ウンゼンツツジはツツジの仲間で、白~ピンク色の小さな花をたくさん咲かせます。
名前の「ウンゼン」は長崎県雲仙岳から。
しかし雲仙岳に生えているというわけではなく、現在では紀伊半島、四国南部、鹿児島近辺に分布しています。
その複雑な名付けの経緯から他の種と混同されることが多く、その点は注意が必要な花です。
必要であれば学名「Rhododendron serpyllifolium(R. serpyllifoliumとも)」を確認するのが良いでしょう。
元々ウンゼンツツジの名は、雲仙岳に自生する美しいツツジ(現在のミヤマキリシマ、学名R. kiusianum)に使われていたものでした。
しかし当時の長崎県を含め多くの人々が「ウンゼンツツジ」と呼んできたものの標準和名が「ミヤマキリシマ」で登録されたうえ、「ウンゼンツツジ」の名が他の種についてしまったものだからさあ大変。
今でも長崎県花として指定されているミヤマキリシマが単に雲仙ツツジと記述されることがあるなど紛らわしい状態になっています。
おまけに和歌山県ではウンゼンツツジのことをコメツツジ(学名R. tschonoskii)と呼んでいますが、学名の違いから見て取れるように本来ウンゼンツツジとコメツツジとは別種。
公共機関においてさえ混同されることもあるのでこれまた注意が必要です。
「ウンゼンツツジ」の花言葉
ウンゼンツツジに花言葉はありません。
一方、ツツジの花言葉は「節度」「慎み」「初恋」「恋の喜び」などとなっているほか、ウンゼンツツジとよく混同されるミヤマキリシマは「情熱」「自制」「節制」、コメツツジは「愛の喜び」「情熱」などの花言葉を持ちます。
華やかなピンク系の花が多いツツジの仲間に節制や慎みに関するワードが割り当てられているのは、水をあまり必要としない性質があるからなのだそう。
そしてウンゼンツツジもまた他の仲間たち同様丈夫なので、同じような使い方ができるでしょう。
「お酒を控えてご自愛ください」などといった使われ方をすることもあるようです。
「ウンゼンツツジ」の豆知識
ツツジとしては花も葉も小型で、水はけが良く日の当たる場所を好みます。
また花の色が淡い個体が多いことも特徴で、よく混同される他の種と見分ける時のざっくりとした目安になるでしょう。

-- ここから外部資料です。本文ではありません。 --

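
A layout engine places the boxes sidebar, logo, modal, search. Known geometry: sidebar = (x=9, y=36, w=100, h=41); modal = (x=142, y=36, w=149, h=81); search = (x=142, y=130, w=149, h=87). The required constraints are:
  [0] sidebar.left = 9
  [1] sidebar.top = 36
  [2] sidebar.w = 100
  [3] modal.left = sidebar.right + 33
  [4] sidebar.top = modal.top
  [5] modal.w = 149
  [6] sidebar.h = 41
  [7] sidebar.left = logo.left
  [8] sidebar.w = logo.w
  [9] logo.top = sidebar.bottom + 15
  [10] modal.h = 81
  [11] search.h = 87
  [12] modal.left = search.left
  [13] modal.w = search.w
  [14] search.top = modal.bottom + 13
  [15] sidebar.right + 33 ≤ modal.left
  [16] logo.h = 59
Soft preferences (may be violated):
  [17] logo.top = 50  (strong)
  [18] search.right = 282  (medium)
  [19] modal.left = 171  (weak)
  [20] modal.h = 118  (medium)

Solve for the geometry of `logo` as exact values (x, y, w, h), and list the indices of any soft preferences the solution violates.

logo = (x=9, y=92, w=100, h=59)
violated soft preferences: 17, 18, 19, 20

1. logo.x = 9  [sidebar.left = logo.left]
2. logo.w = 100  [sidebar.w = logo.w]
3. logo.y = 92  [logo.top = sidebar.bottom + 15]
4. logo.h = 59  [logo.h = 59]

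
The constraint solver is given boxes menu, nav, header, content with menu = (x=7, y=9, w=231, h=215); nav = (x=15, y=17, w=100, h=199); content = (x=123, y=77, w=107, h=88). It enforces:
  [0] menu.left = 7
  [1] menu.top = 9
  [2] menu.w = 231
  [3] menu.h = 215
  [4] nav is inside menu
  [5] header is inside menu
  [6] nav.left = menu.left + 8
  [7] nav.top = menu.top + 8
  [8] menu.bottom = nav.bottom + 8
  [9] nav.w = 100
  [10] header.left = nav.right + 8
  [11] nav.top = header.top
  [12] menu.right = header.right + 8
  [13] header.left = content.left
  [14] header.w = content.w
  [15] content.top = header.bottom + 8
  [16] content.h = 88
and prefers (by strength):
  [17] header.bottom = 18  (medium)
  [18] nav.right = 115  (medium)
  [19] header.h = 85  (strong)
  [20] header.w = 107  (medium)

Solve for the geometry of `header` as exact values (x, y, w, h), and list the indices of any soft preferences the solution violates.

1. header.x = 123  [header.left = nav.right + 8]
2. header.y = 17  [nav.top = header.top]
3. header.w = 107  [menu.right = header.right + 8]
4. header.h = 52  [content.top = header.bottom + 8]

header = (x=123, y=17, w=107, h=52)
violated soft preferences: 17, 19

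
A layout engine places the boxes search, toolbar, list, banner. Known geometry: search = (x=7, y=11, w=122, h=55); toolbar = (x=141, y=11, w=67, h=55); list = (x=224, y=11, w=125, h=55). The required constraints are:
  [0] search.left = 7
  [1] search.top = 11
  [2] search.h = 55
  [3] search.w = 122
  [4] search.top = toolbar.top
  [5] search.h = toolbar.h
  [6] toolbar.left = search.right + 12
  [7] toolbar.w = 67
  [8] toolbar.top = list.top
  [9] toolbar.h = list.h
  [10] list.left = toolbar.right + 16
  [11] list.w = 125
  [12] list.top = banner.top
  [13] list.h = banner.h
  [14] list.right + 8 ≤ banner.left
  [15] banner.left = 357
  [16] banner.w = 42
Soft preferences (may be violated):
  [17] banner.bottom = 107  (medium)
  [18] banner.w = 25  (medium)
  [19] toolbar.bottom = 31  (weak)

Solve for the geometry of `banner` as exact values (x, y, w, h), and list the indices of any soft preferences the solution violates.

1. banner.y = 11  [list.top = banner.top]
2. banner.h = 55  [list.h = banner.h]
3. banner.x = 357  [banner.left = 357]
4. banner.w = 42  [banner.w = 42]

banner = (x=357, y=11, w=42, h=55)
violated soft preferences: 17, 18, 19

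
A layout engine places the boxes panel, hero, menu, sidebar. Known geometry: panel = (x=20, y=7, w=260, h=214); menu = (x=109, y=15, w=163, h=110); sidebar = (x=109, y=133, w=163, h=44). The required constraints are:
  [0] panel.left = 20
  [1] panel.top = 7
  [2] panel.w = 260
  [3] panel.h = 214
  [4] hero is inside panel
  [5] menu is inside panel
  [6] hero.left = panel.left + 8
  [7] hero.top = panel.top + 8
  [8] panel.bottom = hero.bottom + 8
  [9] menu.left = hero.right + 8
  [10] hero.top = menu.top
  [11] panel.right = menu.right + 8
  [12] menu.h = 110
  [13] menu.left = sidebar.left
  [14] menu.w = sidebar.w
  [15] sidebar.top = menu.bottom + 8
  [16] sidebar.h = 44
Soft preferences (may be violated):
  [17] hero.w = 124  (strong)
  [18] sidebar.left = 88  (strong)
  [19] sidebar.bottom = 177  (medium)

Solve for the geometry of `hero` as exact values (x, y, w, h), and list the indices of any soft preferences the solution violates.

hero = (x=28, y=15, w=73, h=198)
violated soft preferences: 17, 18

1. hero.x = 28  [hero.left = panel.left + 8]
2. hero.y = 15  [hero.top = panel.top + 8]
3. hero.h = 198  [panel.bottom = hero.bottom + 8]
4. hero.w = 73  [menu.left = hero.right + 8]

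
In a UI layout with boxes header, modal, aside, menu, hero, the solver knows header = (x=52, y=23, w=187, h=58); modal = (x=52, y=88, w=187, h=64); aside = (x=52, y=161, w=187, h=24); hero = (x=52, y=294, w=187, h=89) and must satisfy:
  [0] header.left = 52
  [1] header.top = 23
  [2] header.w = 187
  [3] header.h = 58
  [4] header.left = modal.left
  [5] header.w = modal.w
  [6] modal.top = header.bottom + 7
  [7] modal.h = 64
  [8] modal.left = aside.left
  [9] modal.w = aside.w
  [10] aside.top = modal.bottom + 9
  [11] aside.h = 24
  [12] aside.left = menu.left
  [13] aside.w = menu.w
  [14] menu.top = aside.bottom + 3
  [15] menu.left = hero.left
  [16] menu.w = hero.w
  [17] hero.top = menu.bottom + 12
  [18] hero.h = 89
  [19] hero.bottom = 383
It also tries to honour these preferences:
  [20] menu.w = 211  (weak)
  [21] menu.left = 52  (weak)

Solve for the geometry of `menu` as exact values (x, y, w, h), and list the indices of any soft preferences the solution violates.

1. menu.x = 52  [aside.left = menu.left]
2. menu.w = 187  [aside.w = menu.w]
3. menu.y = 188  [menu.top = aside.bottom + 3]
4. menu.h = 94  [hero.top = menu.bottom + 12]

menu = (x=52, y=188, w=187, h=94)
violated soft preferences: 20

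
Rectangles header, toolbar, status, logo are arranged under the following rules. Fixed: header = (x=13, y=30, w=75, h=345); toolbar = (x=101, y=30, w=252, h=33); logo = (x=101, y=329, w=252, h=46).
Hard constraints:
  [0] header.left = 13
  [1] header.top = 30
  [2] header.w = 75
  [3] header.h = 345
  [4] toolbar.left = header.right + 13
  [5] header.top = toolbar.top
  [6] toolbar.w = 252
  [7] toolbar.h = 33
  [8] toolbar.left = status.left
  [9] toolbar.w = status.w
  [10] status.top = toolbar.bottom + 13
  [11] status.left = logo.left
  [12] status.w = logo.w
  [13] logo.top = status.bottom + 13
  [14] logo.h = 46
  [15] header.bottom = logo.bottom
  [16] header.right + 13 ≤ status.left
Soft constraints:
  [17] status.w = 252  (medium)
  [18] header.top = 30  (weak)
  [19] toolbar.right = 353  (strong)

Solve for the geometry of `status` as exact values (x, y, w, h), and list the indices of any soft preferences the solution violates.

status = (x=101, y=76, w=252, h=240)
violated soft preferences: none

1. status.x = 101  [toolbar.left = status.left]
2. status.w = 252  [toolbar.w = status.w]
3. status.y = 76  [status.top = toolbar.bottom + 13]
4. status.h = 240  [logo.top = status.bottom + 13]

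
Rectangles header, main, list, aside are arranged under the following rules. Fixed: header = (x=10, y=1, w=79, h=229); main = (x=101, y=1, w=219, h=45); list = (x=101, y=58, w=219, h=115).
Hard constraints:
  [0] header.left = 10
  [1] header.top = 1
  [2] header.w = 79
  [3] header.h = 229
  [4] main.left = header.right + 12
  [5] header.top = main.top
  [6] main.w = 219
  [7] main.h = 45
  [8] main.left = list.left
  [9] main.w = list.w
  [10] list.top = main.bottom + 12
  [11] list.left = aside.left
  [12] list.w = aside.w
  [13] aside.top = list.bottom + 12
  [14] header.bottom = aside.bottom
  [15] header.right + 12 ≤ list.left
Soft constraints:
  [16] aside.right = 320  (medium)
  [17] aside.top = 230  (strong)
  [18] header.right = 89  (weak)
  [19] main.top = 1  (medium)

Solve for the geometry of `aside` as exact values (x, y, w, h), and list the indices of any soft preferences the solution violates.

aside = (x=101, y=185, w=219, h=45)
violated soft preferences: 17

1. aside.x = 101  [list.left = aside.left]
2. aside.w = 219  [list.w = aside.w]
3. aside.y = 185  [aside.top = list.bottom + 12]
4. aside.h = 45  [header.bottom = aside.bottom]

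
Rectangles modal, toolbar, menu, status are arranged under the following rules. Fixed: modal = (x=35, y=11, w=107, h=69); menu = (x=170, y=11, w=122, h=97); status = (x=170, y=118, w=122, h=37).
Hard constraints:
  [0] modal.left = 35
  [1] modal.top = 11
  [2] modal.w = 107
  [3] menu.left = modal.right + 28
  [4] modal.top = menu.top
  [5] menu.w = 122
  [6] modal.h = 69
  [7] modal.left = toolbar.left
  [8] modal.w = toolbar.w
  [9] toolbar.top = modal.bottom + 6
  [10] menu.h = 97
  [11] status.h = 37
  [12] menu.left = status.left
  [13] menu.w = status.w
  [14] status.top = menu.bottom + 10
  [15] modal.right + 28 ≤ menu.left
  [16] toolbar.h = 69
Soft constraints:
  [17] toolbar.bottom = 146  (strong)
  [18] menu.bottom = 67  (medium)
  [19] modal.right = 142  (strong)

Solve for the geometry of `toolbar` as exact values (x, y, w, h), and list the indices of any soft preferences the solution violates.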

ウンゼンツツジは桜色といった塩梅の優しい色合いなのに対し、ミヤマキリシマはマゼンタに近いよりビビッドな色合い。
またコメツツジの花の色は白からマゼンタに近いものまで様々ですが、全体的に白が多め。
とはいえ色には個体差がありますし、ウンゼンツツジの園芸種には花が白い白雲仙などもあったりするのであくまで参考程度に考えてください。
余談ですがウンゼンツツジにはシロバナウンゼンという白雲仙とはまた異なる変種があったりもします。
まとめ
何かと別種と混同されがちなウンゼンツツジですが、ツツジとしては小さめのかわいらしい花をたくさん咲かせてくれる様は見事なもの。
また「節制」や「慎み」といった花言葉を持つ他のツツジの仲間同様丈夫で、自生地では他の植物に先駆けて根付くくらいです。
初恋を思わせる淡いピンク色もチャームポイント。